Blood Transfus. 2014 Jan;12(1):78-84. doi: 10.2450/2013.0068-13. Epub 2013 Nov 29.
The treatment options in severe thrombocytopenia (platelet count ≤20×10(9)/L) are limited. The aim of this study was to investigate ways of improving blood clotting and stability in reconstituted thrombocytopenia.
Thrombocytopenia (platelets [16±4]×10(9)/L) was created by differential centrifugation of normal blood followed by reconstitution of whole blood which was subjected to clotting in a rotation thromboelastometer by CaCl2 and tissue factor, and to fibrinolysis by tissue plasminogen activator (tPA). In separate experiments, blood was diluted by 40% with TRIS/saline solution. Blood was treated with fibrinogen (fib), factor XIII (FXIII), and thrombin-activatable fibrinolysis inhibitor (TAFI).
The maximum clot firmness of thrombocytopenic blood was approximately 2-fold less than that of intact blood.
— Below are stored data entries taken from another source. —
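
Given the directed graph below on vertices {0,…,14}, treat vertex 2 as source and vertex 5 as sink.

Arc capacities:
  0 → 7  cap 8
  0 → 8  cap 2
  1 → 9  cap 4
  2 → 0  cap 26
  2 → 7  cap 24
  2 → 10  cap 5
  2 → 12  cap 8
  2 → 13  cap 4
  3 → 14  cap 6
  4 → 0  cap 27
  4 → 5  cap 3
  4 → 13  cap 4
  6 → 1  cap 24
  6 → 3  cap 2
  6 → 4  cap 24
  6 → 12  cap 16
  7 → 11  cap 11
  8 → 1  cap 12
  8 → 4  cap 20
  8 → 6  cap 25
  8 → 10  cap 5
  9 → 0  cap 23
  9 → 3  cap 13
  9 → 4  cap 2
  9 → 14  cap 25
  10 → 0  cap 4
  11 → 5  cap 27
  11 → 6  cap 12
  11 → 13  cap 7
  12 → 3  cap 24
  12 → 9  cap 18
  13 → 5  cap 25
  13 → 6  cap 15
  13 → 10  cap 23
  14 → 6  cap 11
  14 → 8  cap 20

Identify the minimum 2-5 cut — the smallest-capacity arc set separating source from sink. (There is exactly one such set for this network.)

Min-cut arcs: {(2,13), (4,5), (4,13), (7,11)} (total capacity 22)

augment #1: 2→13→5 push 4
augment #2: 2→7→11→5 push 11
augment #3: 2→0→8→4→5 push 2
augment #4: 2→12→9→4→5 push 1
augment #5: 2→12→9→4→13→5 push 1
augment #6: 2→12→3→14→6→4→13→5 push 3
max flow = 22; residual-reachable set from 2 gives S-side
cut edges (S→T): {(2,13), (4,5), (4,13), (7,11)} total cap 22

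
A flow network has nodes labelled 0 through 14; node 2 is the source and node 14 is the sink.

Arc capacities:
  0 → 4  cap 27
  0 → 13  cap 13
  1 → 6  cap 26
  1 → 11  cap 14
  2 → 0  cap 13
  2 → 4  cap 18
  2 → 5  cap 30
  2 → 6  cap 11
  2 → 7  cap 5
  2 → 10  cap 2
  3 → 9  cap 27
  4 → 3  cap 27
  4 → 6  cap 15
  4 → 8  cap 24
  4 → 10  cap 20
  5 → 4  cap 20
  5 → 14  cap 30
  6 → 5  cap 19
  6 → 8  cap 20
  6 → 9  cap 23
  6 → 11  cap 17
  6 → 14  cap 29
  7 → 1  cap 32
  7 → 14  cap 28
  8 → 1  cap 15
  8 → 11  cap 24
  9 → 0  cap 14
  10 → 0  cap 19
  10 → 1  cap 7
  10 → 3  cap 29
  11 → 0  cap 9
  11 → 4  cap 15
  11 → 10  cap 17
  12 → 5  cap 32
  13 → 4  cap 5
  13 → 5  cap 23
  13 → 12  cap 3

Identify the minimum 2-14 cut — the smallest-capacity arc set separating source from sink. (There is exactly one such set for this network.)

Min-cut arcs: {(2,7), (5,14), (6,14)} (total capacity 64)

augment #1: 2→5→14 push 30
augment #2: 2→6→14 push 11
augment #3: 2→7→14 push 5
augment #4: 2→4→6→14 push 15
augment #5: 2→10→1→6→14 push 2
augment #6: 2→4→8→1→6→14 push 1
max flow = 64; residual-reachable set from 2 gives S-side
cut edges (S→T): {(2,7), (5,14), (6,14)} total cap 64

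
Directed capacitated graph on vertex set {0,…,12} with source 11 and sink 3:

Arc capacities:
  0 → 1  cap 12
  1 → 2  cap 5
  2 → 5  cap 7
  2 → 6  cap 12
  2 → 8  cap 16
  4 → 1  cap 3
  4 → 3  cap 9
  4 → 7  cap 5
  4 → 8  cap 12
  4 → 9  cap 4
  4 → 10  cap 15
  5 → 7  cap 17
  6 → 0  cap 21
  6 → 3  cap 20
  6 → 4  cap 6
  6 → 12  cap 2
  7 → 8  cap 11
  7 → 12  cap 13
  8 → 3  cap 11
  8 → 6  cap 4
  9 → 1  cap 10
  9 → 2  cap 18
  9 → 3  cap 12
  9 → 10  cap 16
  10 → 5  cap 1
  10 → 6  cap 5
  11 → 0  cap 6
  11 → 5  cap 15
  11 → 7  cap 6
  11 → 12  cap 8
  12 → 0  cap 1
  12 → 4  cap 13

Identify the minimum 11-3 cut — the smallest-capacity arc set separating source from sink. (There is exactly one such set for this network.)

Min-cut arcs: {(1,2), (7,8), (12,4)} (total capacity 29)

augment #1: 11→7→8→3 push 6
augment #2: 11→12→4→3 push 8
augment #3: 11→5→7→8→3 push 5
augment #4: 11→0→1→2→6→3 push 5
augment #5: 11→5→7→12→4→3 push 1
augment #6: 11→5→7→12→4→9→3 push 4
max flow = 29; residual-reachable set from 11 gives S-side
cut edges (S→T): {(1,2), (7,8), (12,4)} total cap 29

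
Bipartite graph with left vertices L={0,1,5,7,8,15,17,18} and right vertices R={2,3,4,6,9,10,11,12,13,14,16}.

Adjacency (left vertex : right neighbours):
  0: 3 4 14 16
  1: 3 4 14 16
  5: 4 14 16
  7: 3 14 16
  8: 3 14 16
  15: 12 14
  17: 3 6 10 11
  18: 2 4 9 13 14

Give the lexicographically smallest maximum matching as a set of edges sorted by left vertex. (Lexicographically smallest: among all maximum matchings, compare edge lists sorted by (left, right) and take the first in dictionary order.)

|M| = 7 (so the lex-smallest maximum matching has 7 edges)
process left vertices in ascending order; for each, take the smallest-labelled available neighbour that still permits 7 edges overall, or leave it unmatched if none does
lex-smallest matching: {0-3, 1-4, 5-14, 7-16, 15-12, 17-6, 18-2}

Lex-smallest maximum matching: {(0,3), (1,4), (5,14), (7,16), (15,12), (17,6), (18,2)}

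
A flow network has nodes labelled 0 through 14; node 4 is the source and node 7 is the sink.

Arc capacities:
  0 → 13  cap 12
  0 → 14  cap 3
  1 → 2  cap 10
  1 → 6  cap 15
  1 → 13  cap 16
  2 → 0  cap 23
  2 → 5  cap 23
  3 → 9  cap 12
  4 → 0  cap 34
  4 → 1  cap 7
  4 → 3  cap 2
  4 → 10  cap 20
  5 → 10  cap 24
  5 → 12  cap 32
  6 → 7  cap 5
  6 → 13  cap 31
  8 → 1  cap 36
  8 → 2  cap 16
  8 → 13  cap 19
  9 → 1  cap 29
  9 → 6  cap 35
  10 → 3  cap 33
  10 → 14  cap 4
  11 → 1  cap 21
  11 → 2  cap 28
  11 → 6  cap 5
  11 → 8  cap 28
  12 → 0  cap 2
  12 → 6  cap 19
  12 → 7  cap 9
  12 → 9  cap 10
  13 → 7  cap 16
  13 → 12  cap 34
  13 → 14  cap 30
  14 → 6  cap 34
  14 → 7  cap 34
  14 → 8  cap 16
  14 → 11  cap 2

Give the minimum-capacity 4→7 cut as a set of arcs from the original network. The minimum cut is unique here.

augment #1: 4→0→13→7 push 12
augment #2: 4→0→14→7 push 3
augment #3: 4→1→6→7 push 5
augment #4: 4→1→13→7 push 2
augment #5: 4→10→14→7 push 4
augment #6: 4→3→9→1→13→7 push 2
augment #7: 4→10→3→9→1→13→12→7 push 9
augment #8: 4→10→3→9→1→13→14→7 push 1
max flow = 38; residual-reachable set from 4 gives S-side
cut edges (S→T): {(0,13), (0,14), (3,9), (4,1), (10,14)} total cap 38

Min-cut arcs: {(0,13), (0,14), (3,9), (4,1), (10,14)} (total capacity 38)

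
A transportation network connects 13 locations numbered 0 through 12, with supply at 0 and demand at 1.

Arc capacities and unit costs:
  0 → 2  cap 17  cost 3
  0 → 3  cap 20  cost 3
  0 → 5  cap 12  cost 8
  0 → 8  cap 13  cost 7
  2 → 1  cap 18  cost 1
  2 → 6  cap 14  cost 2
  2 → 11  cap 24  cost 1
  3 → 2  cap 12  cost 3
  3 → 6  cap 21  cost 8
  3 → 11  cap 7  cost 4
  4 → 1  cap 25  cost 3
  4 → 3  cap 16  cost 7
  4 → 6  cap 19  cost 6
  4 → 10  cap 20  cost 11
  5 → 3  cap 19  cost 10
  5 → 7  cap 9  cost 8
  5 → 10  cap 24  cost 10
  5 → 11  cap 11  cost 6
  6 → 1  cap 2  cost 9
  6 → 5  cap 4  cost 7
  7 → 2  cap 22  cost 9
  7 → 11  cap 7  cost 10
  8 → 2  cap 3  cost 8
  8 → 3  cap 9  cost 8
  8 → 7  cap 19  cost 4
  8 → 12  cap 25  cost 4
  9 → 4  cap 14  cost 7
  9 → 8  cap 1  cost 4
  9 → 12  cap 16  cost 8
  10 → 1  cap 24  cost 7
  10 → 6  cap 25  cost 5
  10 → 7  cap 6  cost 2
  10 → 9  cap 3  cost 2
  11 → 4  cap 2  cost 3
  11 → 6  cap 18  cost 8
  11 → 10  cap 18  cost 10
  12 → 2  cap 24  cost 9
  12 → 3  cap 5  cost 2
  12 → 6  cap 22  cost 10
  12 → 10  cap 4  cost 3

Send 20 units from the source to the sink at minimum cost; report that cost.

Minimum cost for 20 units: 101

shortest-cost path #1: 0→2→1 push 17 @ unit cost 4 (adds 68)
shortest-cost path #2: 0→3→2→1 push 1 @ unit cost 7 (adds 7)
shortest-cost path #3: 0→3→11→4→1 push 2 @ unit cost 13 (adds 26)
total cost = 101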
Supplementation of blood with fib and FXIII improved clot formation. In the presence of tPA, among fib, FXIII and TAFI, only fib stimulated clot propagation whereas each of these agents increased clot strength. There was a synergistic effect when fib was added together with FXIII or TAFI. Fibrinolysis was inhibited by TAFI and to a greater extent by TAFI + FXIII. Fourty percent dilution of blood reduced clot strength and increased susceptibility to tPA. Clot strength was increased by the treatments in the following order: fib/FXIII/TAFI > fib/TAFI > fib > TAFI > FXIII. In the presence of tPA, TAFI and FXIII lysed the clots significantly more slowly. This effect was stronger when blood was treated with the combination of fib/FXIII/TAFI. Doubling the fib concentration, alone or together with other agents, did not improve clot strength or stability.
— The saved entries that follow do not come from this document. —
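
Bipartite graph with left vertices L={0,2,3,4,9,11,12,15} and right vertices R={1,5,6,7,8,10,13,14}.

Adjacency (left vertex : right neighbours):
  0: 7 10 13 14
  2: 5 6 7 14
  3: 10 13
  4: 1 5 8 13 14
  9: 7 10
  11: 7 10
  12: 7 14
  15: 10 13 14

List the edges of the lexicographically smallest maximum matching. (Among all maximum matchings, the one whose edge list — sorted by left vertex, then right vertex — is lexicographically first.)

Lex-smallest maximum matching: {(0,7), (2,5), (3,10), (4,1), (12,14), (15,13)}

|M| = 6 (so the lex-smallest maximum matching has 6 edges)
process left vertices in ascending order; for each, take the smallest-labelled available neighbour that still permits 6 edges overall, or leave it unmatched if none does
lex-smallest matching: {0-7, 2-5, 3-10, 4-1, 12-14, 15-13}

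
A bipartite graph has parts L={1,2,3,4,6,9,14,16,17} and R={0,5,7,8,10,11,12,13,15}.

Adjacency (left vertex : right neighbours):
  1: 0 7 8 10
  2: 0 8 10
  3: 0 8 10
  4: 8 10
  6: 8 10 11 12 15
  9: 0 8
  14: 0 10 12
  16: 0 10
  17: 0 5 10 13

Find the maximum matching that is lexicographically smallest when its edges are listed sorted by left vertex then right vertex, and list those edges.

|M| = 7 (so the lex-smallest maximum matching has 7 edges)
process left vertices in ascending order; for each, take the smallest-labelled available neighbour that still permits 7 edges overall, or leave it unmatched if none does
lex-smallest matching: {1-7, 2-0, 3-8, 4-10, 6-11, 14-12, 17-5}

Lex-smallest maximum matching: {(1,7), (2,0), (3,8), (4,10), (6,11), (14,12), (17,5)}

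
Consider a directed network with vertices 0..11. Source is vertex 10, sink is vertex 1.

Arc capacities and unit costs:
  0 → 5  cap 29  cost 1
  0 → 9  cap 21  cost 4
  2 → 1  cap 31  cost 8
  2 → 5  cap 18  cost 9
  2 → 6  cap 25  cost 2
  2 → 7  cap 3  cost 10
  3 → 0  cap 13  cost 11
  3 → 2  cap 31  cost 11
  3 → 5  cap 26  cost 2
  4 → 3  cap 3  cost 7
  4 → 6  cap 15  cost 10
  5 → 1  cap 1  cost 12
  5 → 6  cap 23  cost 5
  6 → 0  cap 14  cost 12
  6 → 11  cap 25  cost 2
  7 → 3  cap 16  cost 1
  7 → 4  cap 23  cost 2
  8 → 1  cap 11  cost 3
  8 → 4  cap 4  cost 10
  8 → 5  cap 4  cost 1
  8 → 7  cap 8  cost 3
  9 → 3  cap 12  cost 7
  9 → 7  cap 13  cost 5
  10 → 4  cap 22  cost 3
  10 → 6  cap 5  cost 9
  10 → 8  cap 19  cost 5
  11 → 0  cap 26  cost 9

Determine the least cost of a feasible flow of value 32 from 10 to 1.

Minimum cost for 32 units: 894

shortest-cost path #1: 10→8→1 push 11 @ unit cost 8 (adds 88)
shortest-cost path #2: 10→8→5→1 push 1 @ unit cost 18 (adds 18)
shortest-cost path #3: 10→8→7→3→2→1 push 7 @ unit cost 28 (adds 196)
shortest-cost path #4: 10→4→3→2→1 push 3 @ unit cost 29 (adds 87)
shortest-cost path #5: 10→6→11→0→5→8→7→3→2→1 push 1 @ unit cost 43 (adds 43)
shortest-cost path #6: 10→6→11→0→9→7→3→2→1 push 4 @ unit cost 49 (adds 196)
shortest-cost path #7: 10→4→6→11→0→9→7→3→2→1 push 4 @ unit cost 53 (adds 212)
shortest-cost path #8: 10→4→6→11→0→9→3→2→1 push 1 @ unit cost 54 (adds 54)
total cost = 894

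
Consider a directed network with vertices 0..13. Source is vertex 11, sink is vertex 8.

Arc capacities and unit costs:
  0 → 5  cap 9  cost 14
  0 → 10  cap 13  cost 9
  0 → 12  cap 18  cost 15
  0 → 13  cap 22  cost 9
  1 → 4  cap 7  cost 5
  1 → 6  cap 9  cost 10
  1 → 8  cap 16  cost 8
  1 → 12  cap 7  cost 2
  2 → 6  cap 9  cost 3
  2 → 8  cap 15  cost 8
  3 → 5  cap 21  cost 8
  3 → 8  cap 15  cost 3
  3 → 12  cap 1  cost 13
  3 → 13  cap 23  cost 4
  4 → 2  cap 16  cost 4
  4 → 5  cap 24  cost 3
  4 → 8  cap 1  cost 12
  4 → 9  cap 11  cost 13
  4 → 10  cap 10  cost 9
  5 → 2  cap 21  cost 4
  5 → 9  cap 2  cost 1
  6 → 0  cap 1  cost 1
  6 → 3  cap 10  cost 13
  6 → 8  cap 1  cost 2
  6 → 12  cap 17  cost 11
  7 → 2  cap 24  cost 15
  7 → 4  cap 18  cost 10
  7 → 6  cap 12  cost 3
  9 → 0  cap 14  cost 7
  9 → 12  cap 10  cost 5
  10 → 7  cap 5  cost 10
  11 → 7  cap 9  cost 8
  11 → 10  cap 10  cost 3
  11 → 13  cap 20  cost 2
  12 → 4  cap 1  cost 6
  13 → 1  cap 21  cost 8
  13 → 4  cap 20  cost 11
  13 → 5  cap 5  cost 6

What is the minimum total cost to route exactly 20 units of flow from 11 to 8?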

Augmentation of clot formation and anti-fibrinolysis by combining fib, FXIII and TAFI may be beneficial for the treatment of patients with severe thrombocytopenia especially when complicated by haemodilution following introduction of fluids to compensate for massive blood loss.
严重血小板减少症(血小板计数≤20×10(9)/L)的治疗选择有限。本研究旨在探讨改善再生成血小板减少症中血液凝结和稳定性的方法。
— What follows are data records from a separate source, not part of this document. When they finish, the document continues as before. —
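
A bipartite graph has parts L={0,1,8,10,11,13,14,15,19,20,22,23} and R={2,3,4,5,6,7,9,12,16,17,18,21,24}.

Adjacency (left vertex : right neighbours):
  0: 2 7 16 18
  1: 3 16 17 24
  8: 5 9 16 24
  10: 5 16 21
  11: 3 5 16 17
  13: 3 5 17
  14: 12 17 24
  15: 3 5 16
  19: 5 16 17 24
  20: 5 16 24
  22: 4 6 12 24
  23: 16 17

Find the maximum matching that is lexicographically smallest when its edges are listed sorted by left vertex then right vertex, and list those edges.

|M| = 10 (so the lex-smallest maximum matching has 10 edges)
process left vertices in ascending order; for each, take the smallest-labelled available neighbour that still permits 10 edges overall, or leave it unmatched if none does
lex-smallest matching: {0-2, 1-3, 8-9, 10-21, 11-5, 13-17, 14-12, 15-16, 19-24, 22-4}

Lex-smallest maximum matching: {(0,2), (1,3), (8,9), (10,21), (11,5), (13,17), (14,12), (15,16), (19,24), (22,4)}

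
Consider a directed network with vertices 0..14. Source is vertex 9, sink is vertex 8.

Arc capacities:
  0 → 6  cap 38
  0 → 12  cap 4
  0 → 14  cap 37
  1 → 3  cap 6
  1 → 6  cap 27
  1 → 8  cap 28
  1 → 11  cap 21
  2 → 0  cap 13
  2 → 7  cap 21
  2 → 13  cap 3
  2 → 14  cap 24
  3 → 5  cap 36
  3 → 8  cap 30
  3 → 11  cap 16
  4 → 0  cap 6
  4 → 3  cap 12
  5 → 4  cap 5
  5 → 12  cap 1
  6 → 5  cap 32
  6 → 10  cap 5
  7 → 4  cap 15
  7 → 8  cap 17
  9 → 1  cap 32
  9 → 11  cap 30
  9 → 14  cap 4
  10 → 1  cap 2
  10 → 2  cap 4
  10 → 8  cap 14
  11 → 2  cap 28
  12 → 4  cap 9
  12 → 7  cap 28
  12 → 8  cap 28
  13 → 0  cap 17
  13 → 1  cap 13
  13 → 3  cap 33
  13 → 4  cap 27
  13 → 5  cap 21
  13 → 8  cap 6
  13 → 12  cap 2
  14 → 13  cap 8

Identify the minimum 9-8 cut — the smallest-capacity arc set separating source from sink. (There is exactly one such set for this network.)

Min-cut arcs: {(9,1), (9,14), (11,2)} (total capacity 64)

augment #1: 9→1→8 push 28
augment #2: 9→1→3→8 push 4
augment #3: 9→14→13→8 push 4
augment #4: 9→11→2→7→8 push 17
augment #5: 9→11→2→13→8 push 2
augment #6: 9→11→2→0→12→8 push 4
augment #7: 9→11→2→13→3→8 push 1
augment #8: 9→11→2→0→6→10→8 push 4
max flow = 64; residual-reachable set from 9 gives S-side
cut edges (S→T): {(9,1), (9,14), (11,2)} total cap 64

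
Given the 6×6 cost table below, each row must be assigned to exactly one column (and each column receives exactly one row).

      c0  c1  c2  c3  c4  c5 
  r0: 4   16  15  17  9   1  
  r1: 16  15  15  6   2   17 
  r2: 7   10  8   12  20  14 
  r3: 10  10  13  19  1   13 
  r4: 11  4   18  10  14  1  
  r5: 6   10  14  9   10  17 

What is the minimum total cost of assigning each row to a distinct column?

optimal assignment: row0→col5 (cost 1), row1→col3 (cost 6), row2→col2 (cost 8), row3→col4 (cost 1), row4→col1 (cost 4), row5→col0 (cost 6)
total = 1 + 6 + 8 + 1 + 4 + 6 = 26

Minimum assignment cost: 26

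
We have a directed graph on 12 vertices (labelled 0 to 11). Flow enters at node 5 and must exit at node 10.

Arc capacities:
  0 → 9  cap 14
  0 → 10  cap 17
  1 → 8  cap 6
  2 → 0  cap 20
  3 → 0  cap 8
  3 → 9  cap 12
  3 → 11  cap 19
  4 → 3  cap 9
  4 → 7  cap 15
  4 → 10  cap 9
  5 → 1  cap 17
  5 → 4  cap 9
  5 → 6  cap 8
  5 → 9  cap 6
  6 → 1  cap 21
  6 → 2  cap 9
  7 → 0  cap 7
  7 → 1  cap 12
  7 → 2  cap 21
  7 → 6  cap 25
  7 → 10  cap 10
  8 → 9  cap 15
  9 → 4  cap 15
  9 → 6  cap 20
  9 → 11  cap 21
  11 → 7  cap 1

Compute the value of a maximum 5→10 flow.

augment #1: 5→4→10 bottleneck 9, total now 9
augment #2: 5→6→2→0→10 bottleneck 8, total now 17
augment #3: 5→9→4→7→10 bottleneck 6, total now 23
augment #4: 5→1→8→9→4→7→10 bottleneck 4, total now 27
augment #5: 5→1→8→9→4→3→0→10 bottleneck 2, total now 29

Maximum flow value: 29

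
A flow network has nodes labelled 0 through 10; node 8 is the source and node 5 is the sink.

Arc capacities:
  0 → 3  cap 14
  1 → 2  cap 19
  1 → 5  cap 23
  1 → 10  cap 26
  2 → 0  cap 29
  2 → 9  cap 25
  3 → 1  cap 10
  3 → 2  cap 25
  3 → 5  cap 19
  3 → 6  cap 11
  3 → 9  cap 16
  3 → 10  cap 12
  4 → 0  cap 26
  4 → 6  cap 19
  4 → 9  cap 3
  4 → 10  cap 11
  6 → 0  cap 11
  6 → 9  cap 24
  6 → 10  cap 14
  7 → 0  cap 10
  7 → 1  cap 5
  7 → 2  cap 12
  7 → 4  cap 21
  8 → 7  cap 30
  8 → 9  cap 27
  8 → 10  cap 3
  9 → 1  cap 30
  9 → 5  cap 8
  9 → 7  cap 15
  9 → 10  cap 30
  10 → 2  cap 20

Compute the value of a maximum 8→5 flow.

augment #1: 8→9→5 bottleneck 8, total now 8
augment #2: 8→7→1→5 bottleneck 5, total now 13
augment #3: 8→9→1→5 bottleneck 18, total now 31
augment #4: 8→7→0→3→5 bottleneck 10, total now 41
augment #5: 8→7→2→0→3→5 bottleneck 4, total now 45

Maximum flow value: 45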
通过正常血液的差速离心创建血小板减少症(血小板[16±4]×10(9)/L),然后用氯化钙和组织因子在旋转血栓弹性图中对全血进行凝结,并通过组织纤溶酶原激活物(tPA)进行纤维蛋白溶解。在单独的实验中,用 TRIS/盐水溶液将血液稀释 40%。用纤维蛋白原(fib)、因子 XIII(FXIII)和凝血酶激活的纤溶抑制物(TAFI)处理血液。
血小板减少症血液的最大凝块硬度约为完整血液的 2 倍。用 fib 和 FXIII 补充血液可改善凝血形成。在 tPA 的存在下,在 fib、FXIII 和 TAFI 中,只有 fib 刺激凝块传播,而这些药物中的每一种都增加了凝块强度。当 fib 与 FXIII 或 TAFI 一起添加时,存在协同作用。TAFI 抑制纤维蛋白溶解,而 TAFI+FXIII 的抑制作用更大。血液稀释 40%会降低凝块强度并增加对 tPA 的敏感性。凝块强度的增加顺序为:fib/FXIII/TAFI>fib/TAFI>fib>TAFI>FXIII。在 tPA 的存在下,TAFI 和 FXIII 显著更缓慢地溶解凝块。当血液用 fib/FXIII/TAFI 联合处理时,这种效果更强。单独或与其他药物一起加倍 fib 浓度并不能改善凝块强度或稳定性。
通过结合 fib、FXIII 和 TAFI 增强凝血形成和抗纤维蛋白溶解可能有益于治疗严重血小板减少症患者,特别是在引入液体以补偿大量失血后出现血液稀释时。